Walter Meinhold kämpft sich zurück

Ein Leben ohne Politik? Ohne sich einzumischen, Stellung zu beziehen, zu diskutieren? Nicht vorstellbar für Walter Meinhold. Fast neun Monate nach seinem schweren Schlaganfall kämpft sich der ehemalige Parteichef der SPD und frühere Landtagsabgeordnete zurück in den Alltag.

HANNOVER. VON VERA KÖNIG

Weggefährten fällt das seit einigen Tagen auf. Egal, ob bei der Feier zum 15-jährigen Bestehen der Region oder der Diskussion über „Viel Reichtum - wenig Umverteilung“ - irgendwo im Gang sitzt ein Mann im Rollstuhl, und seinen Augen und dem manchmal ungeduldigen Trommeln der Finger rechts merkt man es an: Da will einer mitmischen. Einer, an dessen Wiederkehr auf die politische Bühne viele nicht mehr glaubten.

Im Februar, kurz nach der Rückkehr aus dem Skiurlaub, war Walter Meinhold passiert, was jährlich rund 200 000 Menschen in Deutschland erleiden. Schlaganfall. Gut für ihn, dass sein Umfeld sofort die Symptome bemerkte und er innerhalb kurzer Zeit ins Krankenhaus kam. „So ein Schlaganfall ist ein enormer Einschnitt in das bisherige Leben. Nach einer Notoperation und dem kurzen künstlichen Koma folgten sehr schwere Tage für meine ganze Familie und die engsten Freunde“, sagt der Politiker heute.

Dennoch hatte er nach eigener Einschätzung „Glück gehabt“: Der Heilungsprozess sei zwar sehr langsam verlaufen, aber kontinuierlich und ohne Rückfälle.
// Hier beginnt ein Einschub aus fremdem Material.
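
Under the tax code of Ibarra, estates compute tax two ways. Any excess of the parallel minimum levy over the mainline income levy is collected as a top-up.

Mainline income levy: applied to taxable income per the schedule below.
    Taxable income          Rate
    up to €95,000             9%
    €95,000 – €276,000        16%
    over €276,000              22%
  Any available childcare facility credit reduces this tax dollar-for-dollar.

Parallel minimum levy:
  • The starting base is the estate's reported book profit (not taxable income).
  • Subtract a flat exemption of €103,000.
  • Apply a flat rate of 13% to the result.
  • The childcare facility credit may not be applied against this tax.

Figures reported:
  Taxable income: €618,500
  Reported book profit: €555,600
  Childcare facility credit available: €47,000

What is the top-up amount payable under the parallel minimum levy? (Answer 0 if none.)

Parallel minimum levy:
  Base (reported book profit): €555,600
  Less exemption €103,000 → base €452,600
  €452,600 × 13% = €58,838

Mainline income levy:
  €95,000 × 9% = €8,550
  €181,000 × 16% = €28,960
  €342,500 × 22% = €75,350
  → €112,860
  Less childcare facility credit €47,000 → €65,860

€58,838 ≤ €65,860, so no add-on is due.

€0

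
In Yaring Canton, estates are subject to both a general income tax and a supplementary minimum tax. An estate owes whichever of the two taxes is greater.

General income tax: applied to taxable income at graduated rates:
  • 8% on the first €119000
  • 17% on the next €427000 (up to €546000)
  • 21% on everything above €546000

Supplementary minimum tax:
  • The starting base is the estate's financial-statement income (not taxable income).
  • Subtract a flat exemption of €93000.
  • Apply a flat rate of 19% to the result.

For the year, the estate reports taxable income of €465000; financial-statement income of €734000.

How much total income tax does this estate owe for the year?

General income tax:
  €119000 × 8% = €9520
  €346000 × 17% = €58820
  → €68340

Supplementary minimum tax:
  Base (financial-statement income): €734000
  Less exemption €93000 → base €641000
  €641000 × 19% = €121790

€121790 > €68340, so the supplementary minimum tax is the binding amount.

€121790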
Bis auf eine sehr unerfreuliche Diagnose in der stationären Reha: Die Ärzte hatten einen hartnäckigen multiresistenten Keim entdeckt und ordneten wochenlange Quarantäne an. Meinhold: „Das hat Besuche, aber auch die Vielfalt der Therapien sehr eingeschränkt.“

Der früher so umtriebige Mann konnte mittlerweile zwar wieder sprechen, musste aber lernen, sich wieder zu bewegen. „Über kompetente Pflege, Therapeuten und Begleiter wurde ich richtig auf Trab gehalten und mobilisiert“, schildert er die Monate der Gesundung. Das sei auch heute noch so - obwohl er seit Juli wieder zu Hause in Groß-Buchholz lebt.

„Ich bin zurzeit vollständig auf einen Rollstuhl angewiesen“, berichtet der 71-Jährige. Der linke Arm und das linke Bein sind gelähmt. Vorerst: „Rechts bin ich fit, und die Kräftigung des Rumpfes nimmt ständig zu.“ Tagsüber habe er viele Helfer, die ihn begleiten. Auch Frau, Tochter und enge Freunde seien jederzeit für ihn da.

Das ist nicht immer einfach bei einem Rekonvaleszenten, der auch Geduld erst lernen musste. Beispiel Lesen. Durch den Gehirnschlag und seine Folgen ist die visuelle Wahrnehmung links eingeschränkt. Meinhold: „Damit wird die Texterfassung schwierig - und das ist besonders ärgerlich, weil ich ja immer viel gelesen habe und dies auch weiterhin dringend möchte.“ Er trainiere mit Zeitungen und Büchern, „damit ich wieder Texte und Bilder ganzseitig erfassen kann“.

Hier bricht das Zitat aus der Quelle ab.